Content area
Abstract
Manifest and latent descriptions of motherhood contained within judicial discourse are analyzed through a content analysis of 102 cases in U.S. case law from 1980 to 1995. Building on a feminist jurisprudence theoretical framework and using an analytic induction model, the author describes the process whereby ideological definitions of motherhood are incorporated into judicial discourse and impact judicial decision-making. This process is identified as the criminalization of motherhood.

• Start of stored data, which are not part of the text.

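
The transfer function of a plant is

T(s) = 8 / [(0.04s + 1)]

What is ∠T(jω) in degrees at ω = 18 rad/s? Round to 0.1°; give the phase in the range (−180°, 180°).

-35.8°

At ω = 18 rad/s:
pole (1 + j18·0.04) = 1 + j0.72 → |·| ≈ 1.2322, ∠ ≈ 35.75°
∠T = (0°) − (35.75°) = -35.75°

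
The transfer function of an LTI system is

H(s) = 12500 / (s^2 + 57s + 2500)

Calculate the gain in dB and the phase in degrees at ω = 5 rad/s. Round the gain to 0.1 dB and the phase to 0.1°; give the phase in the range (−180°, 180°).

14.0 dB, -6.6°

At s = jω = j5:
quadratic: (j5)² + 57·j5 + 2500 = 2475 + j285 → |·| ≈ 2491.4, ∠ ≈ 6.57°
|H| = 12500 / 2491.4 ≈ 5.0173
Gain = 20 log₁₀(5.0173) ≈ 14.01 dB
∠H = 0.00° − 6.57° = -6.57°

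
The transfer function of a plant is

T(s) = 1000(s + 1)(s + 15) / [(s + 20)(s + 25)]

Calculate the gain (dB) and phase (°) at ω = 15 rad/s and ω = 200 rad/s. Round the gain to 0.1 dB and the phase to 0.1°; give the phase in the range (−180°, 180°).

ω = 15: 52.8 dB, 63.4°; ω = 200: 59.9 dB, 8.3°

At s = jω = j15:
zero (s+1): 1 + j15 → |·| = √(1²+15²) = √226 ≈ 15.033, ∠ = arctan(15/1) ≈ 86.19°
zero (s+15): 15 + j15 → |·| = √(15²+15²) = √450 ≈ 21.213, ∠ = arctan(15/15) ≈ 45.00°
pole (s+20): 20 + j15 → |·| = √(20²+15²) = √625 ≈ 25, ∠ = arctan(15/20) ≈ 36.87°
pole (s+25): 25 + j15 → |·| = √(25²+15²) = √850 ≈ 29.155, ∠ = arctan(15/25) ≈ 30.96°
|T| = 1000 · 318.9 / 728.88 ≈ 437.52
Gain = 20 log₁₀(437.52) ≈ 52.82 dB
∠T = 131.19° − 67.83° = 63.36°

At s = jω = j200:
zero (s+1): 1 + j200 → |·| = √(1²+200²) = √40001 ≈ 200, ∠ = arctan(200/1) ≈ 89.71°
zero (s+15): 15 + j200 → |·| = √(15²+200²) = √40225 ≈ 200.56, ∠ = arctan(200/15) ≈ 85.71°
pole (s+20): 20 + j200 → |·| = √(20²+200²) = √40400 ≈ 201, ∠ = arctan(200/20) ≈ 84.29°
pole (s+25): 25 + j200 → |·| = √(25²+200²) = √40625 ≈ 201.56, ∠ = arctan(200/25) ≈ 82.87°
|T| = 1000 · 40112 / 40514 ≈ 990.08
Gain = 20 log₁₀(990.08) ≈ 59.91 dB
∠T = 175.42° − 167.16° = 8.26°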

The author differentiates between three components of motherhood to describe this criminalization process. The identity of mothers rests upon a judicial presumption of motherhood which insists on a thoughtful rejection of the motherhood status in cases of adolescent access to abortion and surrogacy. This presumption of motherhood allows courts to treat the needs of the child as indistinguishable from the needs of the mother. Differentiation between child and mother therefore is problematic and requires an intentionality which is not required for the mother-child relationship itself. The responsibilities of mothering identified through this analysis also speak to an idealized motherhood by emphasizing an expert-defined and legally-mandated emphasis on the "best interests of the children." These responsibilities include expectations in five areas: financial, nurturant, physical caretaking, relational, and moral. Mothers in custody, parental rights, divorce, and child support decisions are expected to respond to questions of their fitness by demonstrating their ability to meet their children's needs in these areas. Finally, the author concludes that the development of a conceptualized private motherhood through the application of the privacy doctrine which has been applied to protect mothers in discrimination cases has facilitated the adoption of idealized standards in other cases involving mothers. Succinctly, the private motherhood protected by the privacy doctrine serves as the "ideal" comparison for the "real" public motherhood of the mothers brought before the court for evaluation. The cumulative nature of this applied ideological process is the criminalization of motherhood.